Rational Design of a CoRu Nanoalloy-Embedded Carbon Matrix for Efficient Electrocatalytic Nitrate Reduction

Abstract

The synthesis of ammonia (NH₃) through the electrocatalytic reduction of nitrate (NO₃^–) represents a sustainable and environmentally friendly approach to ammonia production, with significant implications for agricultural and chemical industries. Herein, we report the fabrication of a cobalt–ruthenium nanoalloy embedded in an N-doped carbon matrix (CoRu/NC) for NH₃ synthesis. X-ray photoelectron spectroscopy (XPS) and X-ray diffraction (XRD) results show a strong electronic interaction between Co and Ru, which is beneficial for enhancing the catalytic performance. Finally, it shows a remarkable onset potential of 0 V vs reversible hydrogen electrode (RHE) and the highest Faradaic efficiency of 96% for the production of NH₃ at −0.2 V vs RHE. The high performance of CoRu/NC is attributed to the synergistic effect between the Co and Ru nanoalloys and the encapsulated carbon matrix.
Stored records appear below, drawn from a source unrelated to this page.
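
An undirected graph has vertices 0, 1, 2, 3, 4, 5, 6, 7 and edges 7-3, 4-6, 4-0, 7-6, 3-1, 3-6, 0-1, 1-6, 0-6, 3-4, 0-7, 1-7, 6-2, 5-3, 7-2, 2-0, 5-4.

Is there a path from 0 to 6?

Explore from 0.
Distance 1: reach 1, 2, 4, 6, 7.
Found 6.

Yes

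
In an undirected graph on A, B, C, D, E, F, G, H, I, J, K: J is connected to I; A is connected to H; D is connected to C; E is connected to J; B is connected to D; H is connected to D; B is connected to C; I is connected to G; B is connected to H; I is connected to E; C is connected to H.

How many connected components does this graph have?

From A: component {A, B, C, D, H}.
From E: component {E, G, I, J}.
From F: component {F}.
From K: component {K}.
That's 4 components.

4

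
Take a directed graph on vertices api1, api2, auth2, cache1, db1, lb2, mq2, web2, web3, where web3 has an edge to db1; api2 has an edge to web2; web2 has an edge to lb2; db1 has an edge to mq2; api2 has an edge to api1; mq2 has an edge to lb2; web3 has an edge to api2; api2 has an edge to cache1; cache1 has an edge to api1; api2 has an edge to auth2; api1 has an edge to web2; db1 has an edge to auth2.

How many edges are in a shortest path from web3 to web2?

Distance 0: web3.
Distance 1: api2, db1.
Distance 2: api1, auth2, cache1, mq2, web2 — contains web2.

2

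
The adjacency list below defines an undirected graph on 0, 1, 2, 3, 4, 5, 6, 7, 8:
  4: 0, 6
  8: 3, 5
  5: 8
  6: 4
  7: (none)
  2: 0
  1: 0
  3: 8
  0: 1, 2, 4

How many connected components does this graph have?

From 0: component {0, 1, 2, 4, 6}.
From 3: component {3, 5, 8}.
From 7: component {7}.
That's 3 components.

3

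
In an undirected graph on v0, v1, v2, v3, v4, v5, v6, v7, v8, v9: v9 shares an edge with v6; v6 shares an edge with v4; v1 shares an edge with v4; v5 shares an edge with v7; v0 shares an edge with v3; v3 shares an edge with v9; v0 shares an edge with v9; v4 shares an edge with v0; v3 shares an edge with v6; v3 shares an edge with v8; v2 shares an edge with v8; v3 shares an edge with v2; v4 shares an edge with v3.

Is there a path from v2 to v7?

No

Explore from v2.
Distance 1: reach v3, v8.
Distance 2: reach v0, v4, v6, v9.
Distance 3: reach v1.
The search is exhausted without reaching v7; it lies in a different component.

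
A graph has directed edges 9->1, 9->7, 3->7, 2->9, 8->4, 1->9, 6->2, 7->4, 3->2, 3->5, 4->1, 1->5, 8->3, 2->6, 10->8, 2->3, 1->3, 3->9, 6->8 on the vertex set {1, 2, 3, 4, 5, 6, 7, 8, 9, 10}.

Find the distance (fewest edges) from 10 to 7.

Distance 0: 10.
Distance 1: 8.
Distance 2: 3, 4.
Distance 3: 1, 2, 5, 7, 9 — contains 7.

3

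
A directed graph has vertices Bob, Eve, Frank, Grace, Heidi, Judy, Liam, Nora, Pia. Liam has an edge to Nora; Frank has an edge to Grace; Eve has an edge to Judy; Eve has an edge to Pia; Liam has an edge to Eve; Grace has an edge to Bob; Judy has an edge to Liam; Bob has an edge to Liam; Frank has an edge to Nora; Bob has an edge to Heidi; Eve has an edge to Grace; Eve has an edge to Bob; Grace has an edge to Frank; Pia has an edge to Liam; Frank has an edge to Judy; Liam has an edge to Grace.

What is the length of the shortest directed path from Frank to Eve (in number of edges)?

Distance 0: Frank.
Distance 1: Grace, Judy, Nora.
Distance 2: Bob, Liam.
Distance 3: Eve, Heidi — contains Eve.

3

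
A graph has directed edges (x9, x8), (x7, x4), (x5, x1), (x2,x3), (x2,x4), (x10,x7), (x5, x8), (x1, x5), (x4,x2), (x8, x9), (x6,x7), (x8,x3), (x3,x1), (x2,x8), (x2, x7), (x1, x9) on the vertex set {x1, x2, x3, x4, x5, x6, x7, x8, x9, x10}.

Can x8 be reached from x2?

Yes

Explore from x2.
Distance 1: reach x3, x4, x7, x8.
Found x8.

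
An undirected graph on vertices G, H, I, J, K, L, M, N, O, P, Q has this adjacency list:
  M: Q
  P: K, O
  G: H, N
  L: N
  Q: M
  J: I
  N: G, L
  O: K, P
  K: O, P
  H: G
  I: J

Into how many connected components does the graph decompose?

From G: component {G, H, L, N}.
From I: component {I, J}.
From K: component {K, O, P}.
From M: component {M, Q}.
That's 4 components.

4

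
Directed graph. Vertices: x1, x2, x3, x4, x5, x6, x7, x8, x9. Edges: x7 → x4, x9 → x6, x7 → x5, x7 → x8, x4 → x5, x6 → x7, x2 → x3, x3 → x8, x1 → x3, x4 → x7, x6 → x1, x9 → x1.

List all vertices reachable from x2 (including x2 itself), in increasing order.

x2, x3, x8

Start at x2.
Its neighbours: x3.
Then their neighbours: x8.
Nothing further is reachable.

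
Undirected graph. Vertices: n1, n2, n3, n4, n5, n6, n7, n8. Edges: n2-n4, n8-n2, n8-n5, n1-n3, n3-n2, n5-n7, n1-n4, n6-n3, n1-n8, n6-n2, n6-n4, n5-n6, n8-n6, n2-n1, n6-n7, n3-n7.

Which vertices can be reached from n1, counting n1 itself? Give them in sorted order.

Start at n1.
Its neighbours: n2, n3, n4, n8.
Then their neighbours: n5, n6, n7.
Every vertex is now reached.

n1, n2, n3, n4, n5, n6, n7, n8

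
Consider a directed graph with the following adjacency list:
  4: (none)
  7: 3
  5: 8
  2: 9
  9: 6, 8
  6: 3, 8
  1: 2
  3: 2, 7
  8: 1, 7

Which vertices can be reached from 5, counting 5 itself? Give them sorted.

1, 2, 3, 5, 6, 7, 8, 9

Start at 5.
Its neighbours: 8.
Then their neighbours: 1, 7.
Then next layer: 2, 3.
Then next layer: 9.
Then next layer: 6.
Nothing further is reachable.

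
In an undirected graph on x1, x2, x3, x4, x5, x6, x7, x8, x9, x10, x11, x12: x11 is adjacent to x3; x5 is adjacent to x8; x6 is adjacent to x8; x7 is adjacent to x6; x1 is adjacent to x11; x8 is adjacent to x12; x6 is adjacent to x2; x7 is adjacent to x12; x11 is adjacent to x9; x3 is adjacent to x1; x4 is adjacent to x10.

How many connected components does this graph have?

From x1: component {x1, x3, x9, x11}.
From x2: component {x2, x5, x6, x7, x8, x12}.
From x4: component {x4, x10}.
That's 3 components.

3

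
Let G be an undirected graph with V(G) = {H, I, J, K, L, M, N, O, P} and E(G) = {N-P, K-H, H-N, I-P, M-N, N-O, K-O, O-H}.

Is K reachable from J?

No

J has no edges, so nothing is reachable from it.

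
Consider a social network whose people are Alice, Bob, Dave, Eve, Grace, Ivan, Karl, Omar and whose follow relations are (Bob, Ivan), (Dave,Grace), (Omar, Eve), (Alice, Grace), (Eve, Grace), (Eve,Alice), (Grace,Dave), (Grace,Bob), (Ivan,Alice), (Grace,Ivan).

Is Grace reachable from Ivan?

Explore from Ivan.
Distance 1: reach Alice.
Distance 2: reach Grace.
Found Grace.

Yes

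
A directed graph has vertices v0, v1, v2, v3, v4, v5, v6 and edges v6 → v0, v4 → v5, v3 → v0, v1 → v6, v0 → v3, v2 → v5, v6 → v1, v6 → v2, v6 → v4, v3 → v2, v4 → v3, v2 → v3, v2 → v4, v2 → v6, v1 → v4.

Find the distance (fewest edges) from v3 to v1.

Distance 0: v3.
Distance 1: v0, v2.
Distance 2: v4, v5, v6.
Distance 3: v1 — contains v1.

3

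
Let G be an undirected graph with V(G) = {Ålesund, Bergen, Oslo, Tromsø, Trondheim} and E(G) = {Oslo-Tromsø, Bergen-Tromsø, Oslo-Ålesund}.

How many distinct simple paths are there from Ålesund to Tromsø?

Ålesund–Oslo–Tromsø

1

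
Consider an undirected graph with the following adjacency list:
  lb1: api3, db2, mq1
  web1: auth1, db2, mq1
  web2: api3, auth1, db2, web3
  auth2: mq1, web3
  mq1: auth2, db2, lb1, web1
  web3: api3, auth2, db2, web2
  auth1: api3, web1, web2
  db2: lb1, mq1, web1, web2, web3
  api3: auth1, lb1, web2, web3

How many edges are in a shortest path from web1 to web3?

2

Distance 0: web1.
Distance 1: auth1, db2, mq1.
Distance 2: api3, auth2, lb1, web2, web3 — contains web3.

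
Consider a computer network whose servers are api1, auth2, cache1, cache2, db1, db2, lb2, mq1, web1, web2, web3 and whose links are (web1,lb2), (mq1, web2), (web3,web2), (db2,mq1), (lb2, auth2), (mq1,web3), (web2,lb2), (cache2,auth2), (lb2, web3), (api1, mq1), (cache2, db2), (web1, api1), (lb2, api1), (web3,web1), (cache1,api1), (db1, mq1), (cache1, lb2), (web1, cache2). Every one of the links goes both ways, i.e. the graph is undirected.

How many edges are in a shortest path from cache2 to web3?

Distance 0: cache2.
Distance 1: auth2, db2, web1.
Distance 2: api1, lb2, mq1, web3 — contains web3.

2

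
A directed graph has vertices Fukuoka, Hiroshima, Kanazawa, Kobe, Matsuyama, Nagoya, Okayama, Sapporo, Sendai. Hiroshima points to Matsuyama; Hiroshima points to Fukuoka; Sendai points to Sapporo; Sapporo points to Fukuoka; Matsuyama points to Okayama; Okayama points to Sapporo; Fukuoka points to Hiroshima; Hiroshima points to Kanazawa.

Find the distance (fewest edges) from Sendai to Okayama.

Distance 0: Sendai.
Distance 1: Sapporo.
Distance 2: Fukuoka.
Distance 3: Hiroshima.
Distance 4: Kanazawa, Matsuyama.
Distance 5: Okayama — contains Okayama.

5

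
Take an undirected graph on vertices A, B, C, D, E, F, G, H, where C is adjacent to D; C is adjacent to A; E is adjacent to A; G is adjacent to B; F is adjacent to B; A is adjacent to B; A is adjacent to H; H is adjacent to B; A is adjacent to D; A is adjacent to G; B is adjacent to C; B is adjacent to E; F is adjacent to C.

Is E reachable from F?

Yes

Explore from F.
Distance 1: reach B, C.
Distance 2: reach A, D, E, G, H.
Found E.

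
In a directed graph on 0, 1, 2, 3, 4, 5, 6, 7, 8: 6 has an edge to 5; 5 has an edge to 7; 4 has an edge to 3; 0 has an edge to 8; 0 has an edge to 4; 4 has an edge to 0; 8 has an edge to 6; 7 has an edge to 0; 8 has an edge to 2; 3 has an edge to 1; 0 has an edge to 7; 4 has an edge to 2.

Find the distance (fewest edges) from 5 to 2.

Distance 0: 5.
Distance 1: 7.
Distance 2: 0.
Distance 3: 4, 8.
Distance 4: 2, 3, 6 — contains 2.

4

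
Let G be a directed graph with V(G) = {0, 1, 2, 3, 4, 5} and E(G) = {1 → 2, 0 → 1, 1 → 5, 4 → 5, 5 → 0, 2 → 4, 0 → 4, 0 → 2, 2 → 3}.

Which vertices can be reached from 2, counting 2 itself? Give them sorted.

Start at 2.
Its neighbours: 3, 4.
Then their neighbours: 5.
Then next layer: 0.
Then next layer: 1.
Every vertex is now reached.

0, 1, 2, 3, 4, 5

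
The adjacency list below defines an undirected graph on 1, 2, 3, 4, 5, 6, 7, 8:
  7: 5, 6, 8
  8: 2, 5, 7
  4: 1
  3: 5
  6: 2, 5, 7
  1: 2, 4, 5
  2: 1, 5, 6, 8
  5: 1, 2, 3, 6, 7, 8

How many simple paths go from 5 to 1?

5–1
5–2–1
5–6–2–1
5–6–7–8–2–1
5–7–6–2–1
5–7–8–2–1
5–8–2–1
5–8–7–6–2–1

8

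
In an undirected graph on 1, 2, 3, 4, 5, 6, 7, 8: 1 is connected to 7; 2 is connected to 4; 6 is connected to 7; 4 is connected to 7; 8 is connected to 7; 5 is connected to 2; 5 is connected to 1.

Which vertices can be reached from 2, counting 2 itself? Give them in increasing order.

1, 2, 4, 5, 6, 7, 8

Start at 2.
Its neighbours: 4, 5.
Then their neighbours: 1, 7.
Then next layer: 6, 8.
Nothing further is reachable.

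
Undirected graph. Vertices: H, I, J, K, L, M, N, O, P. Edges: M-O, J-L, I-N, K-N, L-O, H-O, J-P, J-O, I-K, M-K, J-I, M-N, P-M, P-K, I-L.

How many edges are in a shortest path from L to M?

Distance 0: L.
Distance 1: I, J, O.
Distance 2: H, K, M, N, P — contains M.

2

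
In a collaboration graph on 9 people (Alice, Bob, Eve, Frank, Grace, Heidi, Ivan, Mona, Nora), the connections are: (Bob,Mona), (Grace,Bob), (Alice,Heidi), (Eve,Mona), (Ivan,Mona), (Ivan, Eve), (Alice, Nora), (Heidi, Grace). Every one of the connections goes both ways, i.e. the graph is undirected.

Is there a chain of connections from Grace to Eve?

Yes

Explore from Grace.
Distance 1: reach Bob, Heidi.
Distance 2: reach Alice, Mona.
Distance 3: reach Eve, Ivan, Nora.
Found Eve.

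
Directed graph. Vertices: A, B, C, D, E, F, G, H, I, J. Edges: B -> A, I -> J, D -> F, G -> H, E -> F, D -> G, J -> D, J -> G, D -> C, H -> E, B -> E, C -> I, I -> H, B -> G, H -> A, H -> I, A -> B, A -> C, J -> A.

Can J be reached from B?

Explore from B.
Distance 1: reach A, E, G.
Distance 2: reach C, F, H.
Distance 3: reach I.
Distance 4: reach J.
Found J.

Yes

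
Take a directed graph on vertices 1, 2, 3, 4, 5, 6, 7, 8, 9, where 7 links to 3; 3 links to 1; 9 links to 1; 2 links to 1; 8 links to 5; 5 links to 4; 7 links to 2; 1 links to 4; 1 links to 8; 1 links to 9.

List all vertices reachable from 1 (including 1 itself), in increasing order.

Start at 1.
Its neighbours: 4, 8, 9.
Then their neighbours: 5.
Nothing further is reachable.

1, 4, 5, 8, 9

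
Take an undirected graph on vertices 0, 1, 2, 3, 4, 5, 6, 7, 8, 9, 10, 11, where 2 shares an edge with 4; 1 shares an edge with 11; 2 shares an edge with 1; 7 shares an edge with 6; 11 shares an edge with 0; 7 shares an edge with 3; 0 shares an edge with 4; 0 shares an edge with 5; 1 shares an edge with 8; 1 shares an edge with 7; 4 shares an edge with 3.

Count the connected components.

From 0: component {0, 1, 2, 3, 4, 5, 6, 7, 8, 11}.
From 9: component {9}.
From 10: component {10}.
That's 3 components.

3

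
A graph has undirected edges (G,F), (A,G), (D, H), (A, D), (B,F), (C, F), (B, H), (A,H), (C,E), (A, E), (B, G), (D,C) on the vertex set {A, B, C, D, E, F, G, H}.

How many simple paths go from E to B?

19

E–A–D–C–F–B
E–A–D–C–F–G–B
E–A–D–H–B
E–A–G–B
E–A–G–F–B
E–A–G–F–C–D–H–B
E–A–H–B
E–A–H–D–C–F–B
... and 11 more.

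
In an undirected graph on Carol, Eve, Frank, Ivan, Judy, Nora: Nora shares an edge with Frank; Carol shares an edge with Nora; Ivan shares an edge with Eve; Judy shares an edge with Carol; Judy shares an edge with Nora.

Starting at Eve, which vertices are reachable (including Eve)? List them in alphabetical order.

Start at Eve.
Its neighbours: Ivan.
Nothing further is reachable.

Eve, Ivan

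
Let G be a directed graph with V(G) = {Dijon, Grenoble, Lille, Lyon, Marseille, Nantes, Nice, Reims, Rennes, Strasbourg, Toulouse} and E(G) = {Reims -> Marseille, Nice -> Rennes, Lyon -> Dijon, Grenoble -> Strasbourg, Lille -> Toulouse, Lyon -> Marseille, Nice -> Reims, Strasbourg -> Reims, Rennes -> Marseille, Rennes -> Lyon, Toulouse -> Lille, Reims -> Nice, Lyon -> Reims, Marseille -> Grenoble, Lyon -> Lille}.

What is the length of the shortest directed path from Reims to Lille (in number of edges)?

4

Distance 0: Reims.
Distance 1: Marseille, Nice.
Distance 2: Grenoble, Rennes.
Distance 3: Lyon, Strasbourg.
Distance 4: Dijon, Lille — contains Lille.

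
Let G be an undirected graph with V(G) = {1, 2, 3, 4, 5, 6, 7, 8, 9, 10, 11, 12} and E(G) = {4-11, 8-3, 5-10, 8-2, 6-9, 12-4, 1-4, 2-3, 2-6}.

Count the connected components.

From 1: component {1, 4, 11, 12}.
From 2: component {2, 3, 6, 8, 9}.
From 5: component {5, 10}.
From 7: component {7}.
That's 4 components.

4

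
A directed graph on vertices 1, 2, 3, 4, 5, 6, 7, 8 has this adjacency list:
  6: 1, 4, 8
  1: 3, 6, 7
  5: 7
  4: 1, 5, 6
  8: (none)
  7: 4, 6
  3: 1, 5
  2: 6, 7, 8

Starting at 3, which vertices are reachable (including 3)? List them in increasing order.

Start at 3.
Its neighbours: 1, 5.
Then their neighbours: 6, 7.
Then next layer: 4, 8.
Nothing further is reachable.

1, 3, 4, 5, 6, 7, 8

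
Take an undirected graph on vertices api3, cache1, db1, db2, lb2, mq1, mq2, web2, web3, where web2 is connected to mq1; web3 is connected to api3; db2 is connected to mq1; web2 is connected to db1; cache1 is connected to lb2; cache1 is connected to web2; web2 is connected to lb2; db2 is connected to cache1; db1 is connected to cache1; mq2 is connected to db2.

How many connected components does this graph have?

From api3: component {api3, web3}.
From cache1: component {cache1, db1, db2, lb2, mq1, mq2, web2}.
That's 2 components.

2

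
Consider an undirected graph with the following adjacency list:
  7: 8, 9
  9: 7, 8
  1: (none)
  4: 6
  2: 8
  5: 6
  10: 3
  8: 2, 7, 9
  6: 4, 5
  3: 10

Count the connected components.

4

From 1: component {1}.
From 2: component {2, 7, 8, 9}.
From 3: component {3, 10}.
From 4: component {4, 5, 6}.
That's 4 components.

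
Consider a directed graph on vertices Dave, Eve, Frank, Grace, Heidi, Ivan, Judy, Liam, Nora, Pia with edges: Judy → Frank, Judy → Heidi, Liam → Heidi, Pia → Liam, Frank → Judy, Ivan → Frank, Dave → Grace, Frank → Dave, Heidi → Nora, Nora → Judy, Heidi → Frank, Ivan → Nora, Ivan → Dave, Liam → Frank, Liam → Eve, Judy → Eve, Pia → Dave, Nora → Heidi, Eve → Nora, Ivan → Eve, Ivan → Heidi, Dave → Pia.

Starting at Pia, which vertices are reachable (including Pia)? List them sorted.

Dave, Eve, Frank, Grace, Heidi, Judy, Liam, Nora, Pia

Start at Pia.
Its neighbours: Dave, Liam.
Then their neighbours: Eve, Frank, Grace, Heidi.
Then next layer: Judy, Nora.
Nothing further is reachable.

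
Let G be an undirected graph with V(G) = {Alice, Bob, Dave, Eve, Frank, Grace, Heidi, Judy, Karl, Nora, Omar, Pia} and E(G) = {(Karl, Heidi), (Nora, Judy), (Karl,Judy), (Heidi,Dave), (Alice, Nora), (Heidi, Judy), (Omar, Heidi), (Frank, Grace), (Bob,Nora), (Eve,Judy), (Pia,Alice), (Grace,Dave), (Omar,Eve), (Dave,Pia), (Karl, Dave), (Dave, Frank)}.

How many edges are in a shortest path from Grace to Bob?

Distance 0: Grace.
Distance 1: Dave, Frank.
Distance 2: Heidi, Karl, Pia.
Distance 3: Alice, Judy, Omar.
Distance 4: Eve, Nora.
Distance 5: Bob — contains Bob.

5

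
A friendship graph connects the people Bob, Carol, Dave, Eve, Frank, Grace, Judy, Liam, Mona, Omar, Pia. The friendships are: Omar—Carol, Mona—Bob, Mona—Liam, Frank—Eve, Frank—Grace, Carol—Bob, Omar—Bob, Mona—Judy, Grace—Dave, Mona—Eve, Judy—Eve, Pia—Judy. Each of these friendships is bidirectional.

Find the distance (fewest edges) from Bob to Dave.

5

Distance 0: Bob.
Distance 1: Carol, Mona, Omar.
Distance 2: Eve, Judy, Liam.
Distance 3: Frank, Pia.
Distance 4: Grace.
Distance 5: Dave — contains Dave.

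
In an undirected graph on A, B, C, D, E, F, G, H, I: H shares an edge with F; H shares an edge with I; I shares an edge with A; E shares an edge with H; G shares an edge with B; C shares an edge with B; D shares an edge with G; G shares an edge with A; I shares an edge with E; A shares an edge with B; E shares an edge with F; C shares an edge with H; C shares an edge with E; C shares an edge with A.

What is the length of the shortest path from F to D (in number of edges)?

Distance 0: F.
Distance 1: E, H.
Distance 2: C, I.
Distance 3: A, B.
Distance 4: G.
Distance 5: D — contains D.

5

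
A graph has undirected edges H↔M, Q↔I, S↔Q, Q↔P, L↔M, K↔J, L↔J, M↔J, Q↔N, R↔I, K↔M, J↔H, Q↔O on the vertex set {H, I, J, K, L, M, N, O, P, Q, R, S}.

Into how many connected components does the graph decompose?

2

From H: component {H, J, K, L, M}.
From I: component {I, N, O, P, Q, R, S}.
That's 2 components.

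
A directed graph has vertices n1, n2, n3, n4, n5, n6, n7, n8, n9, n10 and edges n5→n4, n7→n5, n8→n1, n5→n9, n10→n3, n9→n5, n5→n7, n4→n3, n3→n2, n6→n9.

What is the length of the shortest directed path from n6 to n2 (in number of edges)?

Distance 0: n6.
Distance 1: n9.
Distance 2: n5.
Distance 3: n4, n7.
Distance 4: n3.
Distance 5: n2 — contains n2.

5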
The desirable component of Ru in the alloy could improve the poor hydrogenation ability of pure Co by providing atomic hydrogen (H*), which would facilitate the hydrogenation of the intermediate nitrogen species during the nitrate reduction process. This work presents a promising strategy for efficient and sustainable ammonia synthesis via nitrate reduction, offering insights into the design of advanced electrocatalysts for energy and environmental applications.